对我来说,很明显这是网络问题 - 服务器从 FS: 连接到交换机N5860-48SC
,但不幸的是我对交换机上的故障排除了解不够。对于如何解决此问题的任何帮助、见解或建议,我将不胜感激。
答案1
当链路不稳定时,尤其是在光纤上,一个非常好的指标是您是否遇到本地故障或远程故障。
查看命令中的计数器:
ethtool -S ens6f0
并看到这样的东西:
$ ethtool -S ens259f0 |grep fault
mac_local_faults.nic: 0
mac_remote_faults.nic: 0
如果那里什么都没有,请抓取输出
ethtool -m ens6f0
ethtool -S ens6f0
ethtool -i ens6f0
devlink dev info
并仔细检查您正在运行可用的最新固件/NVM 映像。
故障排除时最后一个要查看的地方是交换机日志本身,以查看它是否指示您遇到的是本地(交换机端)还是远程(E810 端)故障。
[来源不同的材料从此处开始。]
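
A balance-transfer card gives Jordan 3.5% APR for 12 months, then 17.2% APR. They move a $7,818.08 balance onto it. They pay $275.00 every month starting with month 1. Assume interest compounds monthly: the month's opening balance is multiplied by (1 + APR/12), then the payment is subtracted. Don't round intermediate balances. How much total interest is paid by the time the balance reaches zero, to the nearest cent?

Promo months 1–12 at r₀ = 3.5%/12 = 0.00291667; months 13+ at r₁ = 17.2%/12 = 0.0143333.
After month 12: iterate B ← B·(1+r₀) − $275.00 for 12 months → $4,742.69.
Then at r₁ with $275.00/mo: n₂ = −ln(1 − r₁·B/P)/ln(1+r₁) ≈ 19.95 → 20 more payments.
Total paid = 31·$275.00 + $261.89 = $8,786.89; interest = $8,786.89 − $7,818.08 = $968.81.

$968.81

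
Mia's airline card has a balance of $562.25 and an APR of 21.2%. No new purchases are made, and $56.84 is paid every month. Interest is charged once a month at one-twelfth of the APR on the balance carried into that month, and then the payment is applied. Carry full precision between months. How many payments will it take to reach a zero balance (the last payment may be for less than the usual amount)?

Monthly rate r = 21.2%/12 = 1.76667% = 0.0176667.
Recurrence: B ← B·(1+r) − $56.84.
Month 1: interest $9.93; balance after payment $515.34.
Month 2: interest $9.10; balance after payment $467.61.
Closed form: n = −ln(1 − rB₀/P)/ln(1+r) = −ln(0.82524)/ln(1.01767) ≈ 10.968, so the balance reaches zero during payment 11.

11 payments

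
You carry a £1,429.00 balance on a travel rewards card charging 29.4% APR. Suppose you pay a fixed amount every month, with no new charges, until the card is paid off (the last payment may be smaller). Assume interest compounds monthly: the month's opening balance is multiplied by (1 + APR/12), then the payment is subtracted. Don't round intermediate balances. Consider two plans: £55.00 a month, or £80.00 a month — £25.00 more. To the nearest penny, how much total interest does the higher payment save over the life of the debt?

£397.34

Monthly rate r = 29.4%/12 = 2.45% = 0.0245.
At £55.00/mo: n = ⌈−ln(1 − rB₀/P)/ln(1+r)⌉ = 42 payments (last £44.94); total interest = total paid − £1,429.00 = £870.94.
At £80.00/mo: 24 payments (last £62.60); total interest £473.60.
Interest saved = £870.94 − £473.60 = £397.34.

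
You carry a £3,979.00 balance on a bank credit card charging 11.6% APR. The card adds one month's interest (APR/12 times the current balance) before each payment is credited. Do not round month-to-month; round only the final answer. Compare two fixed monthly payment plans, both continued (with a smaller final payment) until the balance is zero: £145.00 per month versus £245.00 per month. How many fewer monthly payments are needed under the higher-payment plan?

15 fewer payments

Monthly rate r = 11.6%/12 = 0.966667% = 0.00966667.
At £145.00/mo: n = ⌈−ln(1 − rB₀/P)/ln(1+r)⌉ = 33 payments (last £6.05); total interest = total paid − £3,979.00 = £667.05.
At £245.00/mo: 18 payments (last £184.54); total interest £370.54.
Payments saved = 33 − 18 = 15.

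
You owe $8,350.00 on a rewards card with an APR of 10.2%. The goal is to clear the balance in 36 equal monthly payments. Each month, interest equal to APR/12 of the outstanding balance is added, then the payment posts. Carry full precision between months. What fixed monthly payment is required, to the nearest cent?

$270.22

Monthly rate r = 10.2%/12 = 0.85% = 0.0085.
Level-payment amortization: P = B₀·r / (1 − (1+r)^(−n)) = 8350.00·0.0085 / (1 − 1.0085^(−36)).
Denominator 1 − (1+r)^(−36) = 0.262660486.
P = 70.975 / 0.262660486 ≈ 270.22.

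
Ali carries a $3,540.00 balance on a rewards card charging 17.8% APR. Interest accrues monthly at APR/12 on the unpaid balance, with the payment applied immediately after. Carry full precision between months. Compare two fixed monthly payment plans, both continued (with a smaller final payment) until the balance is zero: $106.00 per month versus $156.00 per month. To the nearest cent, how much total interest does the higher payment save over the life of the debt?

Monthly rate r = 17.8%/12 = 1.48333% = 0.0148333.
At $106.00/mo: n = ⌈−ln(1 − rB₀/P)/ln(1+r)⌉ = 47 payments (last $47.87); total interest = total paid − $3,540.00 = $1,383.87.
At $156.00/mo: 28 payments (last $135.98); total interest $807.98.
Interest saved = $1,383.87 − $807.98 = $575.89.

$575.89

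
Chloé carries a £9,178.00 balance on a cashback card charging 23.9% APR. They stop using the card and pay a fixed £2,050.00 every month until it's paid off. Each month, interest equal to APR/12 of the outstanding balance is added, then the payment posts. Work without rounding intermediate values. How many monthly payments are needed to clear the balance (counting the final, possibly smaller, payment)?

Monthly rate r = 23.9%/12 = 1.99167% = 0.0199167.
Recurrence: B ← B·(1+r) − £2,050.00.
Month 1: interest £182.80; balance after payment £7,310.80.
Month 2: interest £145.61; balance after payment £5,406.40.
Month 3: interest £107.68; balance after payment £3,464.08.
Month 4: interest £68.99; balance after payment £1,483.07.
Month 5: interest £29.54; balance after payment £0.00.

5 months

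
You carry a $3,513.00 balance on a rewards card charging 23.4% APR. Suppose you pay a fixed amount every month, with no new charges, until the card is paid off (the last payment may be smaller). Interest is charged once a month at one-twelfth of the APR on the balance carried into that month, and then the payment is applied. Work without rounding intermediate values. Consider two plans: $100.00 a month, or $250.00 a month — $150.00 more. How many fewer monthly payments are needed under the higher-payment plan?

Monthly rate r = 23.4%/12 = 1.95% = 0.0195.
At $100.00/mo: n = ⌈−ln(1 − rB₀/P)/ln(1+r)⌉ = 60 payments (last $82.30); total interest = total paid − $3,513.00 = $2,469.30.
At $250.00/mo: 17 payments (last $145.93); total interest $632.93.
Payments saved = 60 − 17 = 43.

43 fewer payments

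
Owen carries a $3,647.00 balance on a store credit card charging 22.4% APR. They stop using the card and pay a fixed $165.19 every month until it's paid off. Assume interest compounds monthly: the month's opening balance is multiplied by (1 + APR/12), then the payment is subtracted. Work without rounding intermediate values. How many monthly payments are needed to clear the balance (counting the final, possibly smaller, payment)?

29 months

Monthly rate r = 22.4%/12 = 1.86667% = 0.0186667.
Recurrence: B ← B·(1+r) − $165.19.
Month 1: interest $68.08; balance after payment $3,549.89.
Month 2: interest $66.26; balance after payment $3,450.96.
Closed form: n = −ln(1 − rB₀/P)/ln(1+r) = −ln(0.58788)/ln(1.01867) ≈ 28.723, so the balance reaches zero during payment 29.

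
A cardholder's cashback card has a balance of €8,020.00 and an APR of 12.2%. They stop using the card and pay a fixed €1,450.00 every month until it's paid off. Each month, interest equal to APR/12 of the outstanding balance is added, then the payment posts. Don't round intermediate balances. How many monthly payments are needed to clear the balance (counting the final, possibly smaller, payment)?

6 months

Monthly rate r = 12.2%/12 = 1.01667% = 0.0101667.
Recurrence: B ← B·(1+r) − €1,450.00.
Month 1: interest €81.54; balance after payment €6,651.54.
Month 2: interest €67.62; balance after payment €5,269.16.
Month 3: interest €53.57; balance after payment €3,872.73.
Month 4: interest €39.37; balance after payment €2,462.10.
Month 5: interest €25.03; balance after payment €1,037.13.
Month 6: interest €10.54; balance after payment €0.00.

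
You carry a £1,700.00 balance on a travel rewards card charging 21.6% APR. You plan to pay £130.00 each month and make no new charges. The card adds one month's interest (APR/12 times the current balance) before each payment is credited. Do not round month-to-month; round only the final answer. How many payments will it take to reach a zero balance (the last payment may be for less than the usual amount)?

16 payments

Monthly rate r = 21.6%/12 = 1.8% = 0.018.
Recurrence: B ← B·(1+r) − £130.00.
Month 1: interest £30.60; balance after payment £1,600.60.
Month 2: interest £28.81; balance after payment £1,499.41.
Closed form: n = −ln(1 − rB₀/P)/ln(1+r) = −ln(0.76462)/ln(1.018) ≈ 15.044, so the balance reaches zero during payment 16.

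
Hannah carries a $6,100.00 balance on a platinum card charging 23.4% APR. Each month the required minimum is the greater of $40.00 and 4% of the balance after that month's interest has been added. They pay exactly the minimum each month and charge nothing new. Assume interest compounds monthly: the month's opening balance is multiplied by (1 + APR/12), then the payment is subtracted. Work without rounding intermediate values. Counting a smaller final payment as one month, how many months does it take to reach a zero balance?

Monthly rate r = 23.4%/12 = 1.95% = 0.0195.
While 4% of the post-interest balance exceeds $40.00, each month B ← (B·(1+r))·(1 − 0.04), i.e. B shrinks by the factor (1+r)·0.96 = 0.97872.
This holds for months 1–85. Entering month 86 the balance is $980.17; 4% of the post-interest balance is now below $40.00, so the flat $40.00 minimum applies from here.
From month 86 a fixed $40.00 at rate r clears $980.17 in 34 more payments. Total: 85 + 34 = 119 months.

119 months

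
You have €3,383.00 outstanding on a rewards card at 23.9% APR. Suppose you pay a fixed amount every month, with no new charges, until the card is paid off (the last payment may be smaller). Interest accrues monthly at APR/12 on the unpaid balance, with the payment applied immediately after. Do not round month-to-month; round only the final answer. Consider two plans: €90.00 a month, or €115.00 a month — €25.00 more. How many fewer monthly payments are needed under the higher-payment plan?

26 fewer payments

Monthly rate r = 23.9%/12 = 1.99167% = 0.0199167.
At €90.00/mo: n = ⌈−ln(1 − rB₀/P)/ln(1+r)⌉ = 71 payments (last €1.96); total interest = total paid − €3,383.00 = €2,918.96.
At €115.00/mo: 45 payments (last €81.40); total interest €1,758.40.
Payments saved = 71 − 45 = 26.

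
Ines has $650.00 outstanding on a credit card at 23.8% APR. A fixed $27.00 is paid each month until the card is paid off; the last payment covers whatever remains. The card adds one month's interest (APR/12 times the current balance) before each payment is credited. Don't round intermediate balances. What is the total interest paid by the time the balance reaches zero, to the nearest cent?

Monthly rate r = 23.8%/12 = 1.98333% = 0.0198333.
Payoff takes n = ⌈−ln(1 − rB₀/P)/ln(1+r)⌉ = ⌈33.050⌉ = 34 payments; the last is $1.36.
Total paid = 33·$27.00 + $1.36 = $892.36.
Total interest = total paid − principal = $892.36 − $650.00 = $242.36.

$242.36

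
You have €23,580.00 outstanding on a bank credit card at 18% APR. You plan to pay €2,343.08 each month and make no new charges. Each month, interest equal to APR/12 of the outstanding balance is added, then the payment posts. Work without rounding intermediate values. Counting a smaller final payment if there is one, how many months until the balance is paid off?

Monthly rate r = 18%/12 = 1.5% = 0.015.
Recurrence: B ← B·(1+r) − €2,343.08.
Month 1: interest €353.70; balance after payment €21,590.62.
Month 2: interest €323.86; balance after payment €19,571.40.
Closed form: n = −ln(1 − rB₀/P)/ln(1+r) = −ln(0.84904)/ln(1.015) ≈ 10.991, so the balance reaches zero during payment 11.

11 payments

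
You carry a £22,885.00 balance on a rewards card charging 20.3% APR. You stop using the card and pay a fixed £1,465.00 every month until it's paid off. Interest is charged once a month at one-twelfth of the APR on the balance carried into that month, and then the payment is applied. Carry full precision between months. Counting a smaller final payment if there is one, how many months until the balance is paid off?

19 months

Monthly rate r = 20.3%/12 = 1.69167% = 0.0169167.
Recurrence: B ← B·(1+r) − £1,465.00.
Month 1: interest £387.14; balance after payment £21,807.14.
Month 2: interest £368.90; balance after payment £20,711.04.
Closed form: n = −ln(1 − rB₀/P)/ln(1+r) = −ln(0.73574)/ln(1.01692) ≈ 18.293, so the balance reaches zero during payment 19.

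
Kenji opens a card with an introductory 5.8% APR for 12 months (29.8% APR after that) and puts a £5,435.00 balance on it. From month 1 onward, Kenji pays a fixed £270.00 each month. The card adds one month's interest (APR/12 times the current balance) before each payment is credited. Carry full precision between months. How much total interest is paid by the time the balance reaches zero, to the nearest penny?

£591.60

Promo months 1–12 at r₀ = 5.8%/12 = 0.00483333; months 13+ at r₁ = 29.8%/12 = 0.0248333.
After month 12: iterate B ← B·(1+r₀) − £270.00 for 12 months → £2,431.21.
Then at r₁ with £270.00/mo: n₂ = −ln(1 − r₁·B/P)/ln(1+r₁) ≈ 10.32 → 11 more payments.
Total paid = 22·£270.00 + £86.60 = £6,026.60; interest = £6,026.60 − £5,435.00 = £591.60.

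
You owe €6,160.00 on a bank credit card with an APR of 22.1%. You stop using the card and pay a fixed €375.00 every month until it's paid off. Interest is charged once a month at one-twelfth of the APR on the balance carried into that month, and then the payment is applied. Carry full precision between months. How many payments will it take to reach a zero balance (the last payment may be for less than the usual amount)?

Monthly rate r = 22.1%/12 = 1.84167% = 0.0184167.
Recurrence: B ← B·(1+r) − €375.00.
Month 1: interest €113.45; balance after payment €5,898.45.
Month 2: interest €108.63; balance after payment €5,632.08.
Closed form: n = −ln(1 − rB₀/P)/ln(1+r) = −ln(0.69748)/ln(1.01842) ≈ 19.743, so the balance reaches zero during payment 20.

20 months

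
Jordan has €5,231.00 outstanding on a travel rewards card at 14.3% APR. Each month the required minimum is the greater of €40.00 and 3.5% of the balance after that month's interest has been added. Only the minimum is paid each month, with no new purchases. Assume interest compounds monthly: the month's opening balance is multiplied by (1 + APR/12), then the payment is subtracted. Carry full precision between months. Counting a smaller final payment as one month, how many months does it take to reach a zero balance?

100 months

Monthly rate r = 14.3%/12 = 1.19167% = 0.0119167.
While 3.5% of the post-interest balance exceeds €40.00, each month B ← (B·(1+r))·(1 − 0.035), i.e. B shrinks by the factor (1+r)·0.965 = 0.9765.
This holds for months 1–65. Entering month 66 the balance is €1,114.98; 3.5% of the post-interest balance is now below €40.00, so the flat €40.00 minimum applies from here.
From month 66 a fixed €40.00 at rate r clears €1,114.98 in 35 more payments. Total: 65 + 35 = 100 months.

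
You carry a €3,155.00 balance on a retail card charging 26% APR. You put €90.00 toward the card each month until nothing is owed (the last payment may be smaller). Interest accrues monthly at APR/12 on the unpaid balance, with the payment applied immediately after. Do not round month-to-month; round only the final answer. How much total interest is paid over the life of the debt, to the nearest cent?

€2,829.16

Monthly rate r = 26%/12 = 2.16667% = 0.0216667.
Payoff takes n = ⌈−ln(1 − rB₀/P)/ln(1+r)⌉ = ⌈66.488⌉ = 67 payments; the last is €44.16.
Total paid = 66·€90.00 + €44.16 = €5,984.16.
Total interest = total paid − principal = €5,984.16 − €3,155.00 = €2,829.16.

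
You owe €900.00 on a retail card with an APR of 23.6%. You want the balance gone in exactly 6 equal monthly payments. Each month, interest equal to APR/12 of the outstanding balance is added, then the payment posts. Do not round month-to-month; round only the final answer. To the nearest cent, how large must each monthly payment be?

€160.49

Monthly rate r = 23.6%/12 = 1.96667% = 0.0196667.
Level-payment amortization: P = B₀·r / (1 − (1+r)^(−n)) = 900.00·0.0196667 / (1 − 1.01967^(−6)).
Denominator 1 − (1+r)^(−6) = 0.110285504.
P = 17.7 / 0.110285504 ≈ 160.49.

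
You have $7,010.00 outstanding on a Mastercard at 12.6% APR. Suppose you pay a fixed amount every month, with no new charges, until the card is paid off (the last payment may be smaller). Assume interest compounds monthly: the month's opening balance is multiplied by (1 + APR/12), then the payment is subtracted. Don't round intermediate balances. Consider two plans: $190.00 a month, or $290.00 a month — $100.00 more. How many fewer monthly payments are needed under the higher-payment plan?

18 fewer payments

Monthly rate r = 12.6%/12 = 1.05% = 0.0105.
At $190.00/mo: n = ⌈−ln(1 − rB₀/P)/ln(1+r)⌉ = 47 payments (last $173.84); total interest = total paid − $7,010.00 = $1,903.84.
At $290.00/mo: 29 payments (last $8.60); total interest $1,118.60.
Payments saved = 47 − 29 = 18.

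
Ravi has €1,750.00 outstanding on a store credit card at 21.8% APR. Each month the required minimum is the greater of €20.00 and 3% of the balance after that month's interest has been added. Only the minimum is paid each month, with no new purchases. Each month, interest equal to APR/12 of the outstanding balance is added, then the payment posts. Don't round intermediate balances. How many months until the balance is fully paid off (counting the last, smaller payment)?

130 months

Monthly rate r = 21.8%/12 = 1.81667% = 0.0181667.
While 3% of the post-interest balance exceeds €20.00, each month B ← (B·(1+r))·(1 − 0.03), i.e. B shrinks by the factor (1+r)·0.97 = 0.98762.
This holds for months 1–79. Entering month 80 the balance is €654.18; 3% of the post-interest balance is now below €20.00, so the flat €20.00 minimum applies from here.
From month 80 a fixed €20.00 at rate r clears €654.18 in 51 more payments. Total: 79 + 51 = 130 months.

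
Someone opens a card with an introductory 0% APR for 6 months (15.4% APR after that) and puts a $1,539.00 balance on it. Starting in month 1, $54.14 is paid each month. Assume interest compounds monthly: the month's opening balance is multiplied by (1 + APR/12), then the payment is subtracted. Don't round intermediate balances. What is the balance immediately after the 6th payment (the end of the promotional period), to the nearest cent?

Promo months 1–6 at r₀ = 0%/12 = 0; months 7+ at r₁ = 15.4%/12 = 0.0128333.
After month 6 (no interest yet): B = $1,539.00 − 6·$54.14 = $1,214.16.

$1,214.16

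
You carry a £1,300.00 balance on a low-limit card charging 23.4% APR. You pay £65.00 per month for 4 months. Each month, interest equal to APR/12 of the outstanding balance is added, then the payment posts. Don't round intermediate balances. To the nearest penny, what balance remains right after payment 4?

Monthly rate r = 23.4%/12 = 1.95% = 0.0195.
Each month: B ← B·(1+r) − £65.00.
Month 1: interest £25.35; balance after payment £1,260.35.
Month 2: interest £24.58; balance after payment £1,219.93.
Month 3: interest £23.79; balance after payment £1,178.72.
Month 4: interest £22.98; balance after payment £1,136.70.

£1,136.70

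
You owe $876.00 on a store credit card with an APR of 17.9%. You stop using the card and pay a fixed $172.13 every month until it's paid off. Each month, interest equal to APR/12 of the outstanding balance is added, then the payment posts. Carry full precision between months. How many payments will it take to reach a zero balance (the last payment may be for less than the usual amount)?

6 months

Monthly rate r = 17.9%/12 = 1.49167% = 0.0149167.
Recurrence: B ← B·(1+r) − $172.13.
Month 1: interest $13.07; balance after payment $716.94.
Month 2: interest $10.69; balance after payment $555.50.
Month 3: interest $8.29; balance after payment $391.66.
Month 4: interest $5.84; balance after payment $225.37.
Month 5: interest $3.36; balance after payment $56.60.
Month 6: interest $0.84; balance after payment $0.00.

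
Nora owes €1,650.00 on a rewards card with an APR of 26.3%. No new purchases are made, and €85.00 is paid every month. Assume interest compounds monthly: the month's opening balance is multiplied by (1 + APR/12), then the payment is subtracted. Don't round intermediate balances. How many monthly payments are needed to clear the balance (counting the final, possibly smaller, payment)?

26 payments

Monthly rate r = 26.3%/12 = 2.19167% = 0.0219167.
Recurrence: B ← B·(1+r) − €85.00.
Month 1: interest €36.16; balance after payment €1,601.16.
Month 2: interest €35.09; balance after payment €1,551.25.
Closed form: n = −ln(1 − rB₀/P)/ln(1+r) = −ln(0.57456)/ln(1.02192) ≈ 25.561, so the balance reaches zero during payment 26.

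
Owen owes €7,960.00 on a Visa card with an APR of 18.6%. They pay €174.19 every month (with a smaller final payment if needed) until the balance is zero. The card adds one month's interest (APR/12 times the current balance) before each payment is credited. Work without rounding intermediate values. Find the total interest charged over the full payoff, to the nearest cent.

Monthly rate r = 18.6%/12 = 1.55% = 0.0155.
Payoff takes n = ⌈−ln(1 − rB₀/P)/ln(1+r)⌉ = ⌈80.102⌉ = 81 payments; the last is €17.85.
Total paid = 80·€174.19 + €17.85 = €13,953.05.
Total interest = total paid − principal = €13,953.05 − €7,960.00 = €5,993.05.

€5,993.05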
如果 E810 显示本地故障,则故障排除应引导您联系支持人员并提供上面收集的一些信息。有很多可能是错误的,但遵循上面的一些基本步骤应该有助于隔离一些错误。
答案2
执行此操作时ethtool -m
,检查是否有任何警报以及 RX/TX 功率水平是否在范围内,对于范围,您可以查看警报阈值。
不同的 SFP 模块的阈值可能有所不同。
答案3
我终于找到了问题所在:光学器件中有灰尘。不知何故,有人(没有提到名字,但这是一个离我很近的人!)在没有清洁光学器件的情况下设法拔出光缆并重新插入 - 真是个白痴。经过仔细清洁后,一切都很完美。我们生活和学习。